Jason Lee is Earl, a ne'er-do-well who wins the lottery and gets hit by a car in short succession, teaching him (with a synergistic assist from Carson Daly) a little about Karma. Thus changed, Earl decides to right wrongs -- in his case, the wrongs he has caused others in his years as a ne'er-do-well.
Not a bad premise for a sitcom, and Lee's up to the task of playing earnest-but-dumb. In the first episode, he devotes himself to helping a kid he used to beat up in school, and although his plan of getting the guy a prostitute veers wildly off course, in the end he's done right by his past victim, who sweetly discharges him of his duties.
Not so successful are the show's supporting characters, who are broadly drawn and in many parts, poorly acted. Earl's brother Randy is an idiot, which could be fun, but Ethan Suplee seems strangely uninspired. Catalina (played by Nadine Velazquez and sadly described in NBC's press materials as a "very sexy maid" -- ouch!) is a cipher who shares one particularly poorly-acted scene on a hotel bed with Randy. Jaime Pressly plays Joy, Earl's skanky ex-wife, and she's a shrill, one-note golddigger that isn't remotely funny. Eddie Steeples, on the other hand, has some promise as "Crab Guy" Darnell, Joy's longtime boyfriend and the father of Earl Jr.
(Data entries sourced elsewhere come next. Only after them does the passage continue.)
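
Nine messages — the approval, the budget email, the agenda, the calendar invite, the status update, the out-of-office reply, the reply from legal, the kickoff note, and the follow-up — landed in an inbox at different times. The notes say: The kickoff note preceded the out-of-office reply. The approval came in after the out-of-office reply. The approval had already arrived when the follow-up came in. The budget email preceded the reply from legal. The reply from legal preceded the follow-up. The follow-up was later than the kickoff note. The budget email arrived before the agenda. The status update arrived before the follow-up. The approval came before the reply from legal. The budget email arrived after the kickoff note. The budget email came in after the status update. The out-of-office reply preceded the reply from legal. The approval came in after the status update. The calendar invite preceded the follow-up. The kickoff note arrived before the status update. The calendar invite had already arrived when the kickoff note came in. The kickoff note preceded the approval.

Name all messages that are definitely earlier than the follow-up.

the approval, the budget email, the calendar invite, the kickoff note, the out-of-office reply, the reply from legal, the status update

Directly stated before the follow-up: the approval, the calendar invite, the kickoff note, the reply from legal, and the status update.
The budget email reaches the follow-up via the budget email → the reply from legal → the follow-up.
The out-of-office reply reaches the follow-up via the out-of-office reply → the reply from legal → the follow-up.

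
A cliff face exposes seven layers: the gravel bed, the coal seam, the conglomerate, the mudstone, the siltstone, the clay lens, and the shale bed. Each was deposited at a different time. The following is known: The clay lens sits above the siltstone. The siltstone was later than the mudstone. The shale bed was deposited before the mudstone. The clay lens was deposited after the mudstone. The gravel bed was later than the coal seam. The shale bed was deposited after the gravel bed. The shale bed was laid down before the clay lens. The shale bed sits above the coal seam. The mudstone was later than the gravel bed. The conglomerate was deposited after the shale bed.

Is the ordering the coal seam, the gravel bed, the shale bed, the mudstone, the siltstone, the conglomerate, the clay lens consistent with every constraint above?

yes

Check each stated constraint against the proposed order — e.g. the shale bed is ahead of the conglomerate; the shale bed is ahead of the clay lens. Every pair is in the required order; nothing is violated.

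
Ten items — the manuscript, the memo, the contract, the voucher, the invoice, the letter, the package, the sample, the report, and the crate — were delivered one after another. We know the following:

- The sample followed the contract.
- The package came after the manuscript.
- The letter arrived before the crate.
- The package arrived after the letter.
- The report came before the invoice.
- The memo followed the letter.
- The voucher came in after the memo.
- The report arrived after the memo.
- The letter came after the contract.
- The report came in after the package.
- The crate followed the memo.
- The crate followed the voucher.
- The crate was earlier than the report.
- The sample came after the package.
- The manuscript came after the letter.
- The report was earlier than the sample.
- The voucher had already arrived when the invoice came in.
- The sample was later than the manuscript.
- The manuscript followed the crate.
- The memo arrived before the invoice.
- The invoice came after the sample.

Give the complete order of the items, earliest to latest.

the contract, the letter, the memo, the voucher, the crate, the manuscript, the package, the report, the sample, the invoice

The constraints fix every adjacent pair, so only one ordering works:
the contract → the letter → the memo → the voucher → the crate → the manuscript → the package → the report → the sample → the invoice.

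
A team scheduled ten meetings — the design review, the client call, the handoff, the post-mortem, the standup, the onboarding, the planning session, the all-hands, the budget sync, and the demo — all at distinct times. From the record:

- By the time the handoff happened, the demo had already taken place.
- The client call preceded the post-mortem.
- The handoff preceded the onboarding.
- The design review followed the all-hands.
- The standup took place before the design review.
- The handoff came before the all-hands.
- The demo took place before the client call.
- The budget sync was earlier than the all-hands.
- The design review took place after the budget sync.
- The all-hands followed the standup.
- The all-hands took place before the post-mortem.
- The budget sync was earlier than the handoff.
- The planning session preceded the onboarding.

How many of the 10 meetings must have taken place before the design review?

5

Directly stated before the design review: the all-hands, the budget sync, and the standup.
The demo reaches the design review via the demo → the handoff → the all-hands → the design review.
The handoff reaches the design review via the handoff → the all-hands → the design review.
That's the all-hands, the budget sync, the demo, the handoff, and the standup — 5 in all.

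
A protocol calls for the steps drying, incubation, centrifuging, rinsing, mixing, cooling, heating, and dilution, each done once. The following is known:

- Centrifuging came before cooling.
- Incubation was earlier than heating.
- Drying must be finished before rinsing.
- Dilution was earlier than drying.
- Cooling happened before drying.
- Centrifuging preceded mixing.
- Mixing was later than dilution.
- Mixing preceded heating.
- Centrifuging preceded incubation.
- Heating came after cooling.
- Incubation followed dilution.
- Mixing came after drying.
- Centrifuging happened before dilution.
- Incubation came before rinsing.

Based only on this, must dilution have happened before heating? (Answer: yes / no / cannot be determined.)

yes

Chain the constraints: dilution → mixing → heating. Each link is directly stated, so dilution comes before heating.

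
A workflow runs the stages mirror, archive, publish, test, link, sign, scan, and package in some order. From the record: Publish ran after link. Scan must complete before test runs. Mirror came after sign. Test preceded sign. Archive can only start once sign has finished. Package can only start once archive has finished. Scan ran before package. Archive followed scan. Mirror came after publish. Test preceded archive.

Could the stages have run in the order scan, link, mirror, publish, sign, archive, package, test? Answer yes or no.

no

The constraints require publish before mirror, but in the proposed sequence mirror appears ahead of publish. That one violation is enough.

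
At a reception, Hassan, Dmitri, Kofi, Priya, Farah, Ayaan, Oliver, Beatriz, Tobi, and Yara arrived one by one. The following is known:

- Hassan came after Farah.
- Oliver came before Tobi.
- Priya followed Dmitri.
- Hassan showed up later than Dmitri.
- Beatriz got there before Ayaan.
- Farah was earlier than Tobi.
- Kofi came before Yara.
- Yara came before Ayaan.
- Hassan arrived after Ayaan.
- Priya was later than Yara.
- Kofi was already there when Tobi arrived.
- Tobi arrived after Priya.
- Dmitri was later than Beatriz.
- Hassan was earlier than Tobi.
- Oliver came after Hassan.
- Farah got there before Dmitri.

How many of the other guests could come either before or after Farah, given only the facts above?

Forced after Farah: Dmitri, Hassan, Oliver, Priya, and Tobi.
That leaves Ayaan, Beatriz, Kofi, and Yara with no forced order relative to Farah — 4.

4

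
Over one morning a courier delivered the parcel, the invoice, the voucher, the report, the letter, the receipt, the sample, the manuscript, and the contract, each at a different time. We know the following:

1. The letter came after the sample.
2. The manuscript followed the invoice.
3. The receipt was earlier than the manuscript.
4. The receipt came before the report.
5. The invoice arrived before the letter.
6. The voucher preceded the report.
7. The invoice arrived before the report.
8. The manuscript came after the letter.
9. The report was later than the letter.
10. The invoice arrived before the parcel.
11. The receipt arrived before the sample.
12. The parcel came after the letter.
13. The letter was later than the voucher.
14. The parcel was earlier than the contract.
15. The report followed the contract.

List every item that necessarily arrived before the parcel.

the invoice, the letter, the receipt, the sample, the voucher

Directly stated before the parcel: the invoice and the letter.
The receipt reaches the parcel via the receipt → the sample → the letter → the parcel.
The sample reaches the parcel via the sample → the letter → the parcel.
The voucher reaches the parcel via the voucher → the letter → the parcel.
No chain forces the report (or any of the others) ahead of the parcel.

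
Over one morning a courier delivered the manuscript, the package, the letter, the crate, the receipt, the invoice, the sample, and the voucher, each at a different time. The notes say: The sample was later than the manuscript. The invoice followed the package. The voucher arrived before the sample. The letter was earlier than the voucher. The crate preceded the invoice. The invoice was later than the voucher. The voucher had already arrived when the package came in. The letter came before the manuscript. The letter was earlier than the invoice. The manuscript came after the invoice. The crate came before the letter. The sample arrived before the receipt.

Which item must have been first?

The crate has a chain of constraints placing it before every other item, so the crate must be first.

the crate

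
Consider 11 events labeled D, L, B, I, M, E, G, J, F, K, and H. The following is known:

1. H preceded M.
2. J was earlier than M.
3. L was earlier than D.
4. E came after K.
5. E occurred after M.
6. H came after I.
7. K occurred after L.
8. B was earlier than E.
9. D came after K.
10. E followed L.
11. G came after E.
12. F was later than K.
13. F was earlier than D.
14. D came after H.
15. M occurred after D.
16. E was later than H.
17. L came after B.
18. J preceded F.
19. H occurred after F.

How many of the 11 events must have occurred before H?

Directly stated before H: F and I.
B reaches H via B → L → K → F → H.
J reaches H via J → F → H.
K reaches H via K → F → H.
Likewise L reaches H by chaining the stated constraints.
No chain forces E (or any of the others) ahead of H.
That's B, F, I, J, K, and L — 6 in all.

6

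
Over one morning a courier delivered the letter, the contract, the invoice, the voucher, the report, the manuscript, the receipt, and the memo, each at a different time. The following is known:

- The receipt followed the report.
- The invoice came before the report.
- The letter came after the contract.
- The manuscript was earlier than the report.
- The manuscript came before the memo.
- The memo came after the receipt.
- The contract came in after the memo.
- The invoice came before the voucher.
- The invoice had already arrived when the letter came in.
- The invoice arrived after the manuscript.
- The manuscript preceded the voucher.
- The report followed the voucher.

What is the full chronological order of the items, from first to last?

The constraints fix every adjacent pair, so only one ordering works:
the manuscript → the invoice → the voucher → the report → the receipt → the memo → the contract → the letter.

the manuscript, the invoice, the voucher, the report, the receipt, the memo, the contract, the letter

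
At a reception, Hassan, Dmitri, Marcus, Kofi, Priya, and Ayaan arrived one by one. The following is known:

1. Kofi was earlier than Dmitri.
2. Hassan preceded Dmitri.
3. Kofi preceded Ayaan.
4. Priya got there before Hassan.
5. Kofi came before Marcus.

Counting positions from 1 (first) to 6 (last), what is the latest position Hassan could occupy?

Hassan must come before Dmitri — 1 guest forced after them.
Everything else can be placed before Hassan in some valid order, so Hassan can sit as late as position 6 − 1 = 5.

5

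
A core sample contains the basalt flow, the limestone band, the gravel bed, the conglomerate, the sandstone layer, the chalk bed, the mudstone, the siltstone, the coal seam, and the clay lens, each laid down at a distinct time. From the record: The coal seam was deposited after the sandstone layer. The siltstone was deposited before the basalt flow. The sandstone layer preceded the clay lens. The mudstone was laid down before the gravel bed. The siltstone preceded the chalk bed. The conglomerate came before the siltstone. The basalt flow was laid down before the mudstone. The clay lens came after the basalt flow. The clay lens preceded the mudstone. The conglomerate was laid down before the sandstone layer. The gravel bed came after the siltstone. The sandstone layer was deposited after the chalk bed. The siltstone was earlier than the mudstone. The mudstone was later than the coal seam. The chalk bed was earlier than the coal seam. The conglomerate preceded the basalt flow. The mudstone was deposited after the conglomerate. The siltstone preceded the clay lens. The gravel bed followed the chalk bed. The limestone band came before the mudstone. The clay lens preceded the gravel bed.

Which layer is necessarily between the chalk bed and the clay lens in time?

Tracing the constraints gives the chalk bed → the sandstone layer → the clay lens, so the sandstone layer sits after the chalk bed and before the clay lens.
No other layer is forced both after the chalk bed and before the clay lens.

the sandstone layer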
So, to sum up: Earl is worth a shot, and for more than just the pilot episode. Whether it's worth it in the long haul remains to be seen -- it largely depends on if the supporting cast either figures it out or fades into the background, and if the writers can manage to keep the show slightly more sweet than sour. As for Earl himself, he's pretty solid. Jason Lee's worth watching, even if the jury's still out when it comes to the people surrounding him.